LOCAL police are at their wits end, and rightly so.

No matter how much they hope and pray people begin getting the message that illicit drugs ruins lives, they continue to catch more and more people driving around our streets impaired by drugs in their system.

How much more should we, as a community, tolerate this scourge in our society?

Insanely, some people obviously believe it is socially acceptable to ingest illegal substances in order to get a high, at the same time not only risking their own health, but that of others.

Police would no doubt have been hoping last weekend’s unannounced operation targeting traffic offences, but specifically impaired drivers, failed to return the results they would have been hoping for.

In fact, police said they were “bitterly disappointed” that one in every 13 motorists intercepted were either drug or alcohol impaired.

Just consider, for a moment, what you did and where you drove last weekend.

Based on the data acquired by police, every thirteenth vehicle you passed during your travels had a driver whose impairment by either drugs or alcohol had the potential to threaten your safety and anyone else in the car with you.

Your husband or wife, your kids, babies.

While only three were caught over the prescribed concentration of alcohol, 23 were equally impaired with drugs in their system.

That data should shock the hell out of the majority of Sunraysia motorists doing the right thing.

While there has fortunately been a steady reduction in the number of alcohol-impaired drivers detected on local roads, the number of drug-drivers, ashamedly, continues a steady climb.

The impairments related to drink driving should be well known by now, but drug drivers face a similar, if not greater, threat on our roads.

According to the Alcohol and Drug Foundation, even low doses of drugs can significantly reduce driving skills.

Cannabis, for example, can make motorists drive too slowly, find it difficult to stay awake, or to stay within designated lanes while driving.

Amphetamines and ecstasy can lead to speeding or erratic driving as well as reduced vision and increased risk-taking behind the wheel.

Every thirteenth vehicle!

Victorian road deaths are a staggering 40 per cent up on the same time last year and most of those have happened in rural settings.

The number of deaths on the state’s roads for those aged between 16 and 29 has risen by 190 per cent, and 14 people have already died on roads in the Mildura police region this year.
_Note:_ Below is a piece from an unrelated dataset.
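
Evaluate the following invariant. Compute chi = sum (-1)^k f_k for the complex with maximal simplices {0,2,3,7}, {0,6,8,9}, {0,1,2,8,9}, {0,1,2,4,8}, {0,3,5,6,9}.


Enumerate all faces; f-vector: f_0=10, f_1=28, f_2=32, f_3=16, f_4=3.
chi = sum (-1)^k f_k = 1

1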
Fourteen people with mothers and fathers, sons and daughters who will forever be asking the question “why”.

It is much the same question police ask when such startling results of their traffic operations reach command.

Removing impaired drivers from the roads is one strategy, halting the issue before it happens is another.

Police can do only so much with the resources they have.

Time and time again, they have said this is a community-wide issue.

It’s time the community took ownership of the problem and shared that responsibility.